Quando terminaram, ficaram frente a frente.

— Então é isso — disse ele.

— É.

Ele pegou o envelope sobre a mesa.

— Vou assinar amanhã.

Ela assentiu.

— Obrigada.

Roberto olhou ao redor da casa.

— Estranho pensar que tudo acaba assim.

Mariana também olhou para a sala.

As fotos do casamento ainda estavam na estante.

Dois rostos sorridentes, cheios de planos.

— Nem tudo acaba mal — disse ela. — Às vezes só acaba.

Ele deu um pequeno sorriso triste.

— Você sempre foi mais forte que eu.

Ela abriu a porta.

— Não.

— Não?

— Eu só demorei mais para aceitar a verdade.
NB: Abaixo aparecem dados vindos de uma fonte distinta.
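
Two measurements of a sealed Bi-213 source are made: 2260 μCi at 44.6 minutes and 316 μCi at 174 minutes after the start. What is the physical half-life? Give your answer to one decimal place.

Over Δt = 174 − 44.6 = 129.4 minutes, the level fell by a factor of 2260/316 ≈ 7.1519.
n = log₂(7.1519) ≈ 2.8383 half-lives, so t½ = 129.4/2.8383 ≈ 45.59 minutes.

45.6 minutes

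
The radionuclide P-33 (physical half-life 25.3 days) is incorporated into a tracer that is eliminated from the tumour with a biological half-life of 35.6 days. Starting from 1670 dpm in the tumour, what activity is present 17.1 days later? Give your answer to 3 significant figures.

749 dpm

1/t_eff = 1/t_phys + 1/t_biol = 1/25.3 + 1/35.6 = 0.067616 per day.
t_eff = 25.3 × 35.6 / (25.3 + 35.6) ≈ 14.789 days.
Remaining = 1670 × (1/2)^(17.1/14.789) = 1670 × (1/2)^1.1562 ≈ 749.3 dpm.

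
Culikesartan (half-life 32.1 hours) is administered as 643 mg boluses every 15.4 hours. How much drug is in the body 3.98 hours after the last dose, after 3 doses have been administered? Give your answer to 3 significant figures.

The 3 doses were given 34.78, 19.38, 3.98 hours ago.
Total = 643·(1/2)^(34.78/32.1) + 643·(1/2)^(19.38/32.1) + 643·(1/2)^(3.98/32.1)
      = 303.42 + 423.12 + 590.05 ≈ 1316.6 mg.

1320 mg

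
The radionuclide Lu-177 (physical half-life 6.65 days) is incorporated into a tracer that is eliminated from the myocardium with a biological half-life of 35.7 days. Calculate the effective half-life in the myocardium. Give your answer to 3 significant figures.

1/t_eff = 1/t_phys + 1/t_biol = 1/6.65 + 1/35.7 = 0.17839 per day.
t_eff = 6.65 × 35.7 / (6.65 + 35.7) ≈ 5.6058 days.

5.61 days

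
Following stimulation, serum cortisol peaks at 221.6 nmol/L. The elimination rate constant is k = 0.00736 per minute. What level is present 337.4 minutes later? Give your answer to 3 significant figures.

18.5 nmol/L

t½ = ln 2 / k = 0.69315 / 0.00736 ≈ 94.178 minutes.
Number of half-lives: n = 337.4/94.178 ≈ 3.5826.
Remaining = 221.6 × (1/2)^3.5826 = 221.6 × 0.08347 ≈ 18.497 nmol/L.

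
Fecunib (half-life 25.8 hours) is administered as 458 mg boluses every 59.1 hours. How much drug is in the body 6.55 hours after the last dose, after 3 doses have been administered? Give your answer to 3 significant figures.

479 mg

The 3 doses were given 124.75, 65.65, 6.55 hours ago.
Total = 458·(1/2)^(124.75/25.8) + 458·(1/2)^(65.65/25.8) + 458·(1/2)^(6.55/25.8)
      = 16.044 + 78.501 + 384.1 ≈ 478.64 mg.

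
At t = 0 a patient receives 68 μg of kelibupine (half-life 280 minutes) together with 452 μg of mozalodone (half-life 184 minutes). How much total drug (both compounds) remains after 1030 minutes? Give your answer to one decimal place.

kelibupine: 68 × (1/2)^(1030/280) = 68 × (1/2)^3.6786 ≈ 5.3107 μg.
mozalodone: 452 × (1/2)^(1030/184) = 452 × (1/2)^5.5978 ≈ 9.3331 μg.
Total = 5.3107 + 9.3331 ≈ 14.644 μg.

14.6 μg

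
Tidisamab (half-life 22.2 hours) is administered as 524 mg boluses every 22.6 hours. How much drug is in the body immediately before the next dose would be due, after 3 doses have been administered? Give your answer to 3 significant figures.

The 3 doses were given 67.8, 45.2, 22.6 hours ago.
Total = 524·(1/2)^(67.8/22.2) + 524·(1/2)^(45.2/22.2) + 524·(1/2)^(22.6/22.2)
      = 63.091 + 127.77 + 258.75 ≈ 449.61 mg.

450 mg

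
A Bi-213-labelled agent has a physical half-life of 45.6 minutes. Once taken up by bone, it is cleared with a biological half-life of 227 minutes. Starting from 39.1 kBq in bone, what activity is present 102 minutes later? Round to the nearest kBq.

6 kBq

1/t_eff = 1/t_phys + 1/t_biol = 1/45.6 + 1/227 = 0.026335 per minute.
t_eff = 45.6 × 227 / (45.6 + 227) ≈ 37.972 minutes.
Remaining = 39.1 × (1/2)^(102/37.972) = 39.1 × (1/2)^2.6862 ≈ 6.0751 kBq.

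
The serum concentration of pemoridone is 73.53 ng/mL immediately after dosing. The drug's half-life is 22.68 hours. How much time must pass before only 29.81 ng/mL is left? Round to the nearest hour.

30 hours

Fraction remaining = 29.81/73.53 ≈ 0.40541.
n = log₂(73.53/29.81) = ln(2.4666)/ln 2 ≈ 1.3025 half-lives.
t = n × t½ = 1.3025 × 22.68 ≈ 29.542 hours.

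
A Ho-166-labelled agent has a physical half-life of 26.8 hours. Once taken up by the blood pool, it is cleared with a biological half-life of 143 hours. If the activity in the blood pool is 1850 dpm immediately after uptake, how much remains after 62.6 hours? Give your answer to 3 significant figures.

271 dpm

1/t_eff = 1/t_phys + 1/t_biol = 1/26.8 + 1/143 = 0.044306 per hour.
t_eff = 26.8 × 143 / (26.8 + 143) ≈ 22.57 hours.
Remaining = 1850 × (1/2)^(62.6/22.57) = 1850 × (1/2)^2.7736 ≈ 270.55 dpm.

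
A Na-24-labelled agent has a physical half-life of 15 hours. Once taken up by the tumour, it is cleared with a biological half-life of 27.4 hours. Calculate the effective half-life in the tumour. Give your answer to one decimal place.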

Antes de entrar no carro, ela se virou uma última vez.

Roberto ainda estava parado na porta.

Parecia menor.

Mais humano.

— Cuide de você — disse ela.

— Você também.

O carro arrancou.

E, pela primeira vez em sete anos, Mariana saiu daquela casa sem olhar para trás.

Mas a vida, como ela logo descobriria, ainda tinha muitos caminhos inesperados.

Porque algumas histórias não terminam quando pensamos.

Às vezes, elas apenas mudam de direção.

CAPÍTULO 3 – UMA NOVA HISTÓRIA


Os primeiros meses foram difíceis.

Recomeçar aos trinta e cinco anos não era algo que Mariana imaginava quando tinha vinte e oito e se casou cheia de sonhos.

Mas, aos poucos, a vida começou a se reorganizar.

Ela voltou a sair com amigas.

Começou a fazer aulas de dança em um centro cultural de Campinas.

E, pela primeira vez em muito tempo, passou a sentir algo leve dentro do peito.

Liberdade.

Certa noite, depois da aula, Mariana caminhava pela praça quando encontrou alguém inesperado.

— Mariana?

Ela virou.

— Lucas?

Ele era um antigo colega da faculdade.

— Quanto tempo! — disse ele, sorrindo.

— Uns… dez anos?

— Por aí!

Eles começaram a conversar ali mesmo.

Lucas contou que trabalhava como arquiteto na cidade.

Ela contou sobre o divórcio.

— Foi difícil — disse ela. — Mas necessário.

Lucas assentiu.

— Às vezes a gente precisa fechar uma porta para conseguir abrir outra.

Eles começaram a se encontrar ocasionalmente para tomar café.

Nada forçado.

Nada apressado.

Apenas conversas.

Risos.

Companhia.

Uma tarde, sentados em uma cafeteria, Lucas perguntou:

— Você tem medo de se apaixonar de novo?

Mariana pensou por um momento.

— Não.

— Não?

Ela sorriu.

— Tenho medo de esquecer de mim mesma de novo.

Ele ficou em silêncio.

Depois disse:

— Isso é algo que ninguém deveria fazer.

Mariana percebeu algo naquele momento.

Não era apenas o começo de um possível romance.

Era o começo de uma nova versão dela mesma.

Uma mulher que sabia colocar limites.

Que sabia escolher.

Meses depois, em uma manhã ensolarada, ela recebeu uma mensagem inesperada.

Era de Roberto.

“Consegui um novo emprego. Em outra cidade. Espero que você esteja bem.”

Mariana leu a mensagem duas vezes.

Depois respondeu:

“Fico feliz por você. De verdade.”

E era verdade.

Ela não sentia mais mágoa.

Apenas gratidão pelo aprendizado.

Naquela mesma tarde, Mariana caminhava pelo Parque Portugal quando Lucas se aproximou com dois cafés na mão.

— Trouxe seu favorito.

Ela sorriu.

— Você está ficando perigoso.

— Por quê?

— Está aprendendo rápido demais sobre mim.

Ele riu.

Sentaram-se em um banco.

O vento balançava as árvores ao redor.

— Posso te perguntar uma coisa? — disse Lucas.

— Pode.

— Você se arrepende de ter se divorciado?

Mariana olhou para o lago.

Pensou na casa silenciosa.

Nas noites solitárias.

Nas conversas que nunca aconteceram.

Depois pensou nas amigas.

Na dança.

Nas risadas.

Nas novas possibilidades.

Ela respirou fundo.

— Não.

Lucas assentiu.

— Eu imaginava.

Mariana sorriu.

— Às vezes o maior ato de coragem não é lutar por algo.

— E o que é?

Ela olhou para o horizonte.

— É saber a hora de deixar ir.

O sol da tarde iluminava o parque.

E, naquele momento simples, Mariana percebeu algo que antes parecia impossível:

A vida não tinha acabado.

Ela apenas estava começando de novo.

‼️‼️‼️Nota final para o leitor: Esta história é inteiramente híbrida e ficcional. Qualquer semelhança com pessoas, eventos ou instituições reais é mera coincidência e não deve ser interpretada como fato jornalístico.